Riyadh — A delegation of Houthi rebels visited Saudi Arabia last week for talks that lasted five days. This was their first official visit to the Kingdom since the Yemen war erupted in 2014. The negotiations centered on reaching a potential agreement that could expedite the end of hostilities.
Positive strides were reported on several key issues that have been major points of contention. These include establishing a timeline for the withdrawal of foreign troops from Yemen, devising a mechanism for paying public servants’ salaries, and discussing the full reopening of Houthi-controlled ports and Sanaa airport, as well as reconstruction efforts.
The meetings between the Houthi rebels and Saudi officials were hailed by Antony Blinken, the US secretary of state, as a “moment of opportunity”. He described them as the highest-level and most publicized negotiations with the Houthis in Saudi Arabia over the past nine years. The Saudi government also welcomed the positive outcomes of the discussions.
However, United Nations officials have cautioned that the situation on the ground in Yemen remains “fragile and challenging,” with active front lines. The conflict has resulted in the deaths and injuries of hundreds of thousands of people and has left 80 percent of Yemen’s population reliant on humanitarian aid.
Timothy Lenderking, the US special envoy for Yemen, emphasized the tireless efforts being made by the United States to bring an end to the conflict. Lenderking, whose primary mission is to resolve the crisis in Yemen, expressed his commitment to achieving a just and comprehensive resolution to the war. He highlighted the need for a transition from the current truce to a durable ceasefire and Yemeni-Yemeni political talks.

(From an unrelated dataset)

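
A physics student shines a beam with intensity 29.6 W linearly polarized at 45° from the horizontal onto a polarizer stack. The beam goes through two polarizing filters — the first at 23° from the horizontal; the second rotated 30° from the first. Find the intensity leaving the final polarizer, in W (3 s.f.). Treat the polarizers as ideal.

I ≈ 19.1 W

I₁ = 29.6 W · cos²(22°) = 25.45 W.
I₂ = I₁ · cos²(30°) = 25.45 · 0.75 = 19.08 W.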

Lenderking noted the positive developments that have taken place over the past 18 months, including the de-escalation of violence and the opening of Sanaa airport for commercial flights. He acknowledged that progress had been made but stressed the importance of further positive results and the need to address the prevailing distrust between the parties involved.

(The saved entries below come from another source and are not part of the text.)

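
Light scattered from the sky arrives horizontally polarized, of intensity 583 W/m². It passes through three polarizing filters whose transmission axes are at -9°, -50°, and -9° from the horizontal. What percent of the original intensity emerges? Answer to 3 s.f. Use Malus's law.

By Malus's law, I₁ = 583 W/m² · cos²(9°) = 568.7 W/m².
I₂ = I₁ · cos²(41°) = 568.7 · 0.5696 = 323.9 W/m².
I₃ = I₂ · cos²(41°) = 323.9 · 0.5696 = 184.5 W/m².
That is 31.65% of the incident intensity.

≈ 31.6%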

The US envoy also highlighted the significance of the international community’s support for the peace process, with meetings between US Secretary of State Blinken and other key stakeholders demonstrating their determination to move the peace process forward. He cited the strong unity among the permanent members of the Security Council (P5) on the need for a political solution in Yemen.

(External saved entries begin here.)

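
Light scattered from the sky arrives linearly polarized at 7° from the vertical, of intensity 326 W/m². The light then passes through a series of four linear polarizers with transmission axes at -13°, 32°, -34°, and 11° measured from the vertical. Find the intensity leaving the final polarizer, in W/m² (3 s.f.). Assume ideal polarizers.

I₁ = 326 W/m² · cos²(20°) = 287.9 W/m².
I₂ = I₁ · cos²(45°) = 287.9 · 0.5 = 143.9 W/m².
I₃ = I₂ · cos²(66°) = 143.9 · 0.1654 = 23.81 W/m².
I₄ = I₃ · cos²(45°) = 23.81 · 0.5 = 11.91 W/m².

I ≈ 11.9 W/m²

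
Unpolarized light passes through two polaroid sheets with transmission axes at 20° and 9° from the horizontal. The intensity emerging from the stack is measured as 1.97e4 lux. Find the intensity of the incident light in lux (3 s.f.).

Unpolarized light through the first polarizer → I₁ = ½ I₀, now polarized at 20°.
I₂ = I₁ cos²(9° − 20°) = 0.5 I₀ · cos²(11°) = 0.4818 I₀.
So 1.97e4 lux = 0.4818 I₀, giving I₀ = 1.97e4/0.4818 = 4.089e+04 lux.

I₀ ≈ 4.09e4 lux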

Lenderking also addressed the potential impact of the Saudi-Iran rapprochement on the Yemeni conflict. While acknowledging the groundwork that had been laid before the announcement of the Saudi-Iran deal, he expressed hope that Iran’s posture towards Yemen would change. He emphasized the importance of Iran’s support for a political solution and its cessation of smuggling weapons and aid to the Houthis.
Despite the progress made in diplomatic efforts, Yemen continues to face a dire humanitarian crisis. The UN has appealed for funding to address the needs of the 21.6 million Yemenis requiring humanitarian assistance. Currently, only 30 percent of the targeted funding has been met.
Moving forward, the focus will be on capitalizing on the positive momentum achieved and driving the peace process under the leadership of the United Nations. The ultimate objective is to reach a peace agreement through Yemeni-Yemeni negotiations, with the support of the international community.
The recent talks between the Houthi rebels and Saudi officials mark a significant step forward in the search for a resolution to the Yemeni conflict. While challenges remain, the international community’s commitment and the willingness of the parties involved to engage in dialogue provide hope for a brighter future for Yemen and its war-weary population.